La campionessa di pallavolo non torna indietro e a poche ore dalla sua presenza al Festival, ribadisce in conferenza stampa che l’Italia, a suo dire, è un paese di razzisti.
“Secondo me non c’è bisogno di una risposta e sappiamo tutti perché”– Lo ha detto Paola Egonu rispondendo a una domanda sulle dichiarazioni di Matteo Salvini che si era augurato che la campionessa di volley di origine nigeriana non parlasse di razzismo, perché l’Italia secondo il leader della Lega non è un paese razzista. “L’Italia è un paese razzista? Sì, ma non vuol dire che tutti sono cattivi, ignoranti. Non voglio fare la vittima, ma solamente dire come stanno le cose. È un paese razzista che però sta migliorando“- ha precisato Egonu che condurrà il festival accanto ad Amadeus nella serata di giovedì 9 febbraio.

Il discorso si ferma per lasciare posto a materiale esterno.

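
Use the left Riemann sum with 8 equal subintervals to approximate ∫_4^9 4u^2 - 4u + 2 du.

Δu = (9 − 4)/8 = 0.625.
Left endpoints: 4, 4.625, 5.25, 5.875, 6.5, 7.125, 7.75, 8.375.
f(4) = 50, f(4.625) = 69.0625, f(5.25) = 91.25, f(5.875) = 116.5625, f(6.5) = 145, f(7.125) = 176.5625, f(7.75) = 211.25, f(8.375) = 249.0625.
Sum = Δu · [f(4) + f(4.625) + f(5.25) + ...].
Sum = 692.96875.

692.96875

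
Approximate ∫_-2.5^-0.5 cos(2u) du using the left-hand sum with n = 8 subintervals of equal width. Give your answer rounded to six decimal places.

-0.913445

Δu = (-0.5 − (-2.5))/8 = 0.25.
Left endpoints: -2.5, -2.25, -2, -1.75, -1.5, -1.25, -1, -0.75.
f(-2.5) ≈ 0.283662, f(-2.25) ≈ -0.210796, f(-2) ≈ -0.653644, f(-1.75) ≈ -0.936457, f(-1.5) ≈ -0.989992, f(-1.25) ≈ -0.801144, f(-1) ≈ -0.416147, f(-0.75) ≈ 0.070737.
Sum = Δu · [f(-2.5) + f(-2.25) + f(-2) + ...].
Sum ≈ -0.913445.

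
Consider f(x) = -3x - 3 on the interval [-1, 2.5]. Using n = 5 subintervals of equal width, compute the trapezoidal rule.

-18.375

Δx = (2.5 − (-1))/5 = 0.7.
f(-1) = 0, f(-0.3) = -2.1, f(0.4) = -4.2, f(1.1) = -6.3, f(1.8) = -8.4, f(2.5) = -10.5.
T_5 = (Δx/2)·[f(x_0) + 2f(x_1) + ... + 2f(x_{4}) + f(x_5)].
Sum = -18.375.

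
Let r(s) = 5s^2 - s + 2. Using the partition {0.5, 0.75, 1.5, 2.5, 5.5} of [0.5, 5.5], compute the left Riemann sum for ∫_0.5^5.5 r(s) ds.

Subinterval widths: 0.25, 0.75, 1, 3.
Left endpoints: 0.5, 0.75, 1.5, 2.5.
r(0.5) = 2.75, r(0.75) = 4.0625, r(1.5) = 11.75, r(2.5) = 30.75.
Sum = Σ Δs_i · r(s_i).
Sum = 107.734375.

107.734375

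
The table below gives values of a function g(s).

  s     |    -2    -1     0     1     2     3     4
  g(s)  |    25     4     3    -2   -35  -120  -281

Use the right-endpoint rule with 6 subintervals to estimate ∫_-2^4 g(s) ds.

-431

Δs = 1.
Sum = 1·[4 + 3 + (-2) + (-35) + (-120) + (-281)] = -431.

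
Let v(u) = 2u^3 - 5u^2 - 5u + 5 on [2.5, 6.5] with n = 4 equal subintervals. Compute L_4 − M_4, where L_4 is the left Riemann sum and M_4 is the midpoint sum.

L_4 = 227.
M_4 = 364.
L_4 − M_4 = -137.

-137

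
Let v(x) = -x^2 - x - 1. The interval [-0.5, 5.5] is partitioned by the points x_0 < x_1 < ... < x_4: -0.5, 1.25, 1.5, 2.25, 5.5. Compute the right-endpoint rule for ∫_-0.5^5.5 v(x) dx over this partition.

Subinterval widths: 1.75, 0.25, 0.75, 3.25.
Right endpoints: 1.25, 1.5, 2.25, 5.5.
v(1.25) = -3.8125, v(1.5) = -4.75, v(2.25) = -8.3125, v(5.5) = -36.75.
Sum = Σ Δx_i · v(x_i).
Sum = -133.53125.

-133.53125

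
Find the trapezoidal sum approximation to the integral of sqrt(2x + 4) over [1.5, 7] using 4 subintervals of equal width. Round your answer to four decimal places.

19.2601

Δx = (7 − 1.5)/4 = 1.375.
f(1.5) ≈ 2.6458, f(2.875) ≈ 3.1225, f(4.25) ≈ 3.5355, f(5.625) ≈ 3.9051, f(7) ≈ 4.2426.
T_4 = (Δx/2)·[f(x_0) + 2f(x_1) + 2f(x_2) + 2f(x_3) + f(x_4)].
Sum ≈ 19.2601.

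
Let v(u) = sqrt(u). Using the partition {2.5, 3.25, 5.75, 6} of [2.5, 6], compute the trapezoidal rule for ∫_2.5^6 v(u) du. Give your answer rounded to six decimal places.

7.125758

Subinterval widths: 0.75, 2.5, 0.25.
v(2.5) ≈ 1.581139, v(3.25) ≈ 1.802776, v(5.75) ≈ 2.397916, v(6) ≈ 2.449490.
On each subinterval the trapezoid contributes (Δu_i/2)·[v(u_{i-1}) + v(u_i)].
Sum ≈ 7.125758.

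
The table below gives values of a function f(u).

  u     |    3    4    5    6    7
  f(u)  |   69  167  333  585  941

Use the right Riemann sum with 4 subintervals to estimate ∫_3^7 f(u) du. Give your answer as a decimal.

Δu = 1.
Sum = 1·[167 + 333 + 585 + 941] = 2026.

2026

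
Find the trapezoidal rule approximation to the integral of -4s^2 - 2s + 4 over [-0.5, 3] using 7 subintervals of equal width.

-31.5

Δs = (3 − (-0.5))/7 = 0.5.
f(-0.5) = 4, f(0) = 4, f(0.5) = 2, f(1) = -2, f(1.5) = -8, f(2) = -16, f(2.5) = -26, f(3) = -38.
T_7 = (Δs/2)·[f(s_0) + 2f(s_1) + ... + 2f(s_{6}) + f(s_7)].
Sum = -31.5.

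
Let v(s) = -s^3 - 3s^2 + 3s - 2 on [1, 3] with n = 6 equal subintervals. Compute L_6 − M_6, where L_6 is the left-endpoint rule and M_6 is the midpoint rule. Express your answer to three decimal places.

6.833

L_6 = -31.
M_6 ≈ -37.83333.
L_6 − M_6 ≈ 6.833.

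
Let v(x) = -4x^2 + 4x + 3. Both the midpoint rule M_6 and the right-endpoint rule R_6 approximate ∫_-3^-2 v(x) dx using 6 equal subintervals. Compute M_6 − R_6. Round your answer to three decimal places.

M_6 ≈ -32.32407.
R_6 ≈ -30.35185.
M_6 − R_6 ≈ -1.972.

-1.972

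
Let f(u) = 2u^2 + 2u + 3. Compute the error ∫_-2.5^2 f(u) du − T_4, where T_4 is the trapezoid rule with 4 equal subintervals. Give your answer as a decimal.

Exact integral: ∫_-2.5^2 f(u) du = 27.
T_4 = 28.8984375.
Error = 27 − 28.8984375 = -1.8984375.

-1.8984375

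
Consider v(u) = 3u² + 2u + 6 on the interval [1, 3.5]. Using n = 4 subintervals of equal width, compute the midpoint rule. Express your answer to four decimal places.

Δu = (3.5 − 1)/4 = 0.625.
Midpoints: 1.3125, 1.9375, 2.5625, 3.1875.
v(1.3125) = 13.79296875, v(1.9375) = 21.13671875, v(2.5625) = 30.82421875, v(3.1875) = 42.85546875.
Sum = Δu · [v(1.3125) + v(1.9375) + v(2.5625) + v(3.1875)].
Sum ≈ 67.8809.

67.8809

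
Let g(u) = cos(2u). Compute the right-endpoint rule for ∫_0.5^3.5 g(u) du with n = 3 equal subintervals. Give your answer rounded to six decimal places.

0.047572

Δu = (3.5 − 0.5)/3 = 1.
Right endpoints: 1.5, 2.5, 3.5.
g(1.5) ≈ -0.989992, g(2.5) ≈ 0.283662, g(3.5) ≈ 0.753902.
Sum = Δu · [g(1.5) + g(2.5) + g(3.5)].
Sum ≈ 0.047572.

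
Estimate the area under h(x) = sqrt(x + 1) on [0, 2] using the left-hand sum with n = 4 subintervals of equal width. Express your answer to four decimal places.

2.6100

Δx = (2 − 0)/4 = 0.5.
Left endpoints: 0, 0.5, 1, 1.5.
h(0) ≈ 1.0000, h(0.5) ≈ 1.2247, h(1) ≈ 1.4142, h(1.5) ≈ 1.5811.
Sum = Δx · [h(0) + h(0.5) + h(1) + h(1.5)].
Sum ≈ 2.6100.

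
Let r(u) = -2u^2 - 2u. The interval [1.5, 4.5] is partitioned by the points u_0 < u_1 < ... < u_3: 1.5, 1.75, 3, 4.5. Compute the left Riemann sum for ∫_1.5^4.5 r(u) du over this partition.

-49.90625

Subinterval widths: 0.25, 1.25, 1.5.
Left endpoints: 1.5, 1.75, 3.
r(1.5) = -7.5, r(1.75) = -9.625, r(3) = -24.
Sum = Σ Δu_i · r(u_i).
Sum = -49.90625.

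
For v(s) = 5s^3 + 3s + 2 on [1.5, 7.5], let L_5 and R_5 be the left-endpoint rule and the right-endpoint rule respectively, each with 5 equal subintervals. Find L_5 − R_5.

-2532.6

L_5 = 2872.65.
R_5 = 5405.25.
L_5 − R_5 = -2532.6.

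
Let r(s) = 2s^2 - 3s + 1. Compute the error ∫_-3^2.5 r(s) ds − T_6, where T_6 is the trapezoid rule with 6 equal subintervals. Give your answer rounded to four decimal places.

-1.5405

Exact integral: ∫_-3^2.5 r(s) ds ≈ 38.041667.
T_6 ≈ 39.582176.
Error ≈ 38.041667 − 39.582176 ≈ -1.5405.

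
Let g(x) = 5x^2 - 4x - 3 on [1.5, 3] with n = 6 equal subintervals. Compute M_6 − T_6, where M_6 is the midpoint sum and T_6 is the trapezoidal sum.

-0.1171875

M_6 = 21.3359375.
T_6 = 21.453125.
M_6 − T_6 = -0.1171875.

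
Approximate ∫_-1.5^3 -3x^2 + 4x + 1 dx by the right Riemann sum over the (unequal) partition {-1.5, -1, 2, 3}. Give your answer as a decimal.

-26

Subinterval widths: 0.5, 3, 1.
Right endpoints: -1, 2, 3.
f(-1) = -6, f(2) = -3, f(3) = -14.
Sum = Σ Δx_i · f(x_i).
Sum = -26.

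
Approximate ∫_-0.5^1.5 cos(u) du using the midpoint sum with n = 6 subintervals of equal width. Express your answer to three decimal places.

1.484

Δu = (1.5 − (-0.5))/6 = 1/3.
Midpoints: -1/3, 0, 1/3, 2/3, 1, 4/3.
f(-1/3) ≈ 0.945, f(0) ≈ 1.000, f(1/3) ≈ 0.945, f(2/3) ≈ 0.786, f(1) ≈ 0.540, f(4/3) ≈ 0.235.
Sum = Δu · [f(-1/3) + f(0) + f(1/3) + ...].
Sum ≈ 1.484.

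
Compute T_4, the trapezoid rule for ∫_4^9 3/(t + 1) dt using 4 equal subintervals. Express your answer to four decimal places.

Δt = (9 − 4)/4 = 1.25.
f(4) = 0.6, f(5.25) = 0.48, f(6.5) = 0.4, f(7.75) = 12/35, f(9) = 0.3.
T_4 = (Δt/2)·[f(t_0) + 2f(t_1) + 2f(t_2) + 2f(t_3) + f(t_4)].
Sum ≈ 2.0911.

2.0911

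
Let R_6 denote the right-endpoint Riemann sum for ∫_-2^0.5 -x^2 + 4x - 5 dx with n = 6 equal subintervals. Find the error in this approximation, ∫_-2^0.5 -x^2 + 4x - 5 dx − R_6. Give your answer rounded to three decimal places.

Exact integral: ∫_-2^0.5 f(x) dx ≈ -22.70833.
R_6 ≈ -19.91609.
Error ≈ -22.70833 − (-19.91609) ≈ -2.792.

-2.792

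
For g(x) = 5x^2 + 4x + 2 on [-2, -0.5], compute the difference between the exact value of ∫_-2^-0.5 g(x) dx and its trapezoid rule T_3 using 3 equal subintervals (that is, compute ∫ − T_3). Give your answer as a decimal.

-0.3125

Exact integral: ∫_-2^-0.5 g(x) dx = 8.625.
T_3 = 8.9375.
Error = 8.625 − 8.9375 = -0.3125.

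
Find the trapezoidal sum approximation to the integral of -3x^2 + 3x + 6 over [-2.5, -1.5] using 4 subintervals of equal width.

Δx = (-1.5 − (-2.5))/4 = 0.25.
f(-2.5) = -20.25, f(-2.25) = -15.9375, f(-2) = -12, f(-1.75) = -8.4375, f(-1.5) = -5.25.
T_4 = (Δx/2)·[f(x_0) + 2f(x_1) + 2f(x_2) + 2f(x_3) + f(x_4)].
Sum = -12.28125.

-12.28125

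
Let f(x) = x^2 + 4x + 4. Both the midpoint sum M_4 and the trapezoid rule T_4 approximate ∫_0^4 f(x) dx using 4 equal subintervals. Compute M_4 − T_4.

-1

M_4 = 69.
T_4 = 70.
M_4 − T_4 = -1.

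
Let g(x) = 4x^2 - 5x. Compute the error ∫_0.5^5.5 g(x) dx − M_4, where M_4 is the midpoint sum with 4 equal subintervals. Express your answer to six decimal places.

Exact integral: ∫_0.5^5.5 g(x) dx ≈ 146.66666667.
M_4 = 144.0625.
Error ≈ 146.66666667 − 144.0625 ≈ 2.604167.

2.604167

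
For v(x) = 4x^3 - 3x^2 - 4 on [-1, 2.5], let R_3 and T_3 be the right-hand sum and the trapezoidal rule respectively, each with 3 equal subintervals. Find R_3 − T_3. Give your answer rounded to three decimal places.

29.604

R_3 ≈ 41.80556.
T_3 ≈ 12.20139.
R_3 − T_3 ≈ 29.604.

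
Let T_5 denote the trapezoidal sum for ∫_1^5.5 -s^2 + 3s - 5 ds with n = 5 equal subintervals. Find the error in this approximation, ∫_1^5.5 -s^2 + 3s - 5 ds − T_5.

0.6075

Exact integral: ∫_1^5.5 f(s) ds = -33.75.
T_5 = -34.3575.
Error = -33.75 − (-34.3575) = 0.6075.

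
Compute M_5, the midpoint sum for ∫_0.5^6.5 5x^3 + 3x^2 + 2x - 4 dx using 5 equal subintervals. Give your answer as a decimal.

2483.79

Δx = (6.5 − 0.5)/5 = 1.2.
Midpoints: 1.1, 2.3, 3.5, 4.7, 5.9.
f(1.1) = 8.485, f(2.3) = 77.305, f(3.5) = 254.125, f(4.7) = 590.785, f(5.9) = 1139.125.
Sum = Δx · [f(1.1) + f(2.3) + f(3.5) + f(4.7) + f(5.9)].
Sum = 2483.79.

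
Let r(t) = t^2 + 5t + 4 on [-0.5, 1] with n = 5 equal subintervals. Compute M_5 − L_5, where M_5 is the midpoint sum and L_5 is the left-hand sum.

M_5 = 8.23875.
L_5 = 7.035.
M_5 − L_5 = 1.20375.

1.20375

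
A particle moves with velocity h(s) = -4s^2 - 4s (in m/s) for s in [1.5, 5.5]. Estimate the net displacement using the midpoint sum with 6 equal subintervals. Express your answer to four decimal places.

-272.7407

Δs = (5.5 − 1.5)/6 = 2/3.
Midpoints: 11/6, 2.5, 19/6, 23/6, 4.5, 31/6.
h(11/6) = -187/9, h(2.5) = -35, h(19/6) = -475/9, h(23/6) = -667/9, h(4.5) = -99, h(31/6) = -1147/9.
Sum = Δs · [h(11/6) + h(2.5) + h(19/6) + ...].
Sum ≈ -272.7407.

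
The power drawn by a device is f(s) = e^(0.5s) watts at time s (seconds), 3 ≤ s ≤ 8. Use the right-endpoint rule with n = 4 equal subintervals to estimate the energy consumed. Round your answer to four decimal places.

Δs = (8 − 3)/4 = 1.25.
Right endpoints: 4.25, 5.5, 6.75, 8.
f(4.25) ≈ 8.3729, f(5.5) ≈ 15.6426, f(6.75) ≈ 29.2243, f(8) ≈ 54.5982.
Sum = Δs · [f(4.25) + f(5.5) + f(6.75) + f(8)].
Sum ≈ 134.7975.

134.7975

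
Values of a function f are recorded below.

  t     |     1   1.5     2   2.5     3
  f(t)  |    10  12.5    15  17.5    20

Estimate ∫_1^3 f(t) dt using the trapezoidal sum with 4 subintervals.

Δt = 0.5.
T_4 = (0.5/2)·[10 + 2·12.5 + 2·15 + 2·17.5 + 20] = 30.

30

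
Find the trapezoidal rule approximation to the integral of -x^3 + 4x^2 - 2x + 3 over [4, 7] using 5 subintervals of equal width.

-190.5

Δx = (7 − 4)/5 = 0.6.
f(4) = -5, f(4.6) = -18.896, f(5.2) = -39.848, f(5.8) = -69.152, f(6.4) = -108.104, f(7) = -158.
T_5 = (Δx/2)·[f(x_0) + 2f(x_1) + ... + 2f(x_{4}) + f(x_5)].
Sum = -190.5.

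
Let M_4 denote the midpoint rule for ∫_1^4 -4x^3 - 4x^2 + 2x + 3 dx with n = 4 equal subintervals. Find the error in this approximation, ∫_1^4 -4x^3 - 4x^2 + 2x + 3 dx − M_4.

Exact integral: ∫_1^4 f(x) dx = -315.
M_4 = -310.21875.
Error = -315 − (-310.21875) = -4.78125.

-4.78125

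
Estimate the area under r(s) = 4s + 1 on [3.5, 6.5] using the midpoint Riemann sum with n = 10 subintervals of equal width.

Δs = (6.5 − 3.5)/10 = 0.3.
Midpoints: 3.65, 3.95, 4.25, 4.55, 4.85, 5.15, 5.45, 5.75, 6.05, 6.35.
r(3.65) = 15.6, r(3.95) = 16.8, r(4.25) = 18, r(4.55) = 19.2, r(4.85) = 20.4, r(5.15) = 21.6, r(5.45) = 22.8, r(5.75) = 24, r(6.05) = 25.2, r(6.35) = 26.4.
Sum = Δs · [r(3.65) + r(3.95) + r(4.25) + ...].
Sum = 63.

63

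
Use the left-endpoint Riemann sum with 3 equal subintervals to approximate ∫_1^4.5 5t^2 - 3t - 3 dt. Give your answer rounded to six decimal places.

Δt = (4.5 − 1)/3 = 7/6.
Left endpoints: 1, 13/6, 10/3.
f(1) = -1, f(13/6) = 503/36, f(10/3) = 383/9.
Sum = Δt · [f(1) + f(13/6) + f(10/3)].
Sum ≈ 64.782407.

64.782407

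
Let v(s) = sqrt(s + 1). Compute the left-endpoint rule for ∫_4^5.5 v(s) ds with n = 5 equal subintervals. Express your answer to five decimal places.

3.54709

Δs = (5.5 − 4)/5 = 0.3.
Left endpoints: 4, 4.3, 4.6, 4.9, 5.2.
v(4) ≈ 2.23607, v(4.3) ≈ 2.30217, v(4.6) ≈ 2.36643, v(4.9) ≈ 2.42899, v(5.2) ≈ 2.48998.
Sum = Δs · [v(4) + v(4.3) + v(4.6) + v(4.9) + v(5.2)].
Sum ≈ 3.54709.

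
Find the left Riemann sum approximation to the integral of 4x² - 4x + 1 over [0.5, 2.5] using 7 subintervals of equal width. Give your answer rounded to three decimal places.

Δx = (2.5 − 0.5)/7 = 2/7.
Left endpoints: 0.5, 11/14, 15/14, 19/14, 23/14, 27/14, 31/14.
f(0.5) = 0, f(11/14) = 16/49, f(15/14) = 64/49, f(19/14) = 144/49, f(23/14) = 256/49, f(27/14) = 400/49, f(31/14) = 576/49.
Sum = Δx · [f(0.5) + f(11/14) + f(15/14) + ...].
Sum ≈ 8.490.

8.490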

L’attesa per il monologo della campionessa di pallavolo è tanta. Durante la prima serata l’imprenditrice e influencer Chiara Ferragni si è soffermata sulle discriminazioni che ancora oggi colpiscono le donne. Di che cosa parlerà, invece, Paola Egonu. Delle discriminazioni di chi non ha la pelle bianca? La pallavolista spiega: “Nel monologo mi racconto, quindi ci sarà una parte dedicata al razzismo“. Qualche giorno fa la giovane aveva dichiarato di aver avuto un’infanzia da incubo a causa del colore della sua pelle e che, a suo giudizio, in Italia imperversa ancora un clima fortemente razzista. Parole che sono state recentemente smentite da un’altra donna immigrata in Italia tanti anni fa, la mamma della cantante Elodie la quale ha dichiarato, al contrario, che l’Italia non è affatto un paese razzista ma che, purtroppo, i pregiudizi e l’ignoranza ci sono ovunque. Infine Egonu ha risposto a domande circa la sua carriera: “Tornare a giocare in Nazionale? Sto metabolizzando tutto, ma se ci dovesse essere la possibilità, sì lo farei“- ha concluso la campionessa la quale, nonostante il razzismo imperante, tornerebbe volentieri a giocare nella Nazionale italiana.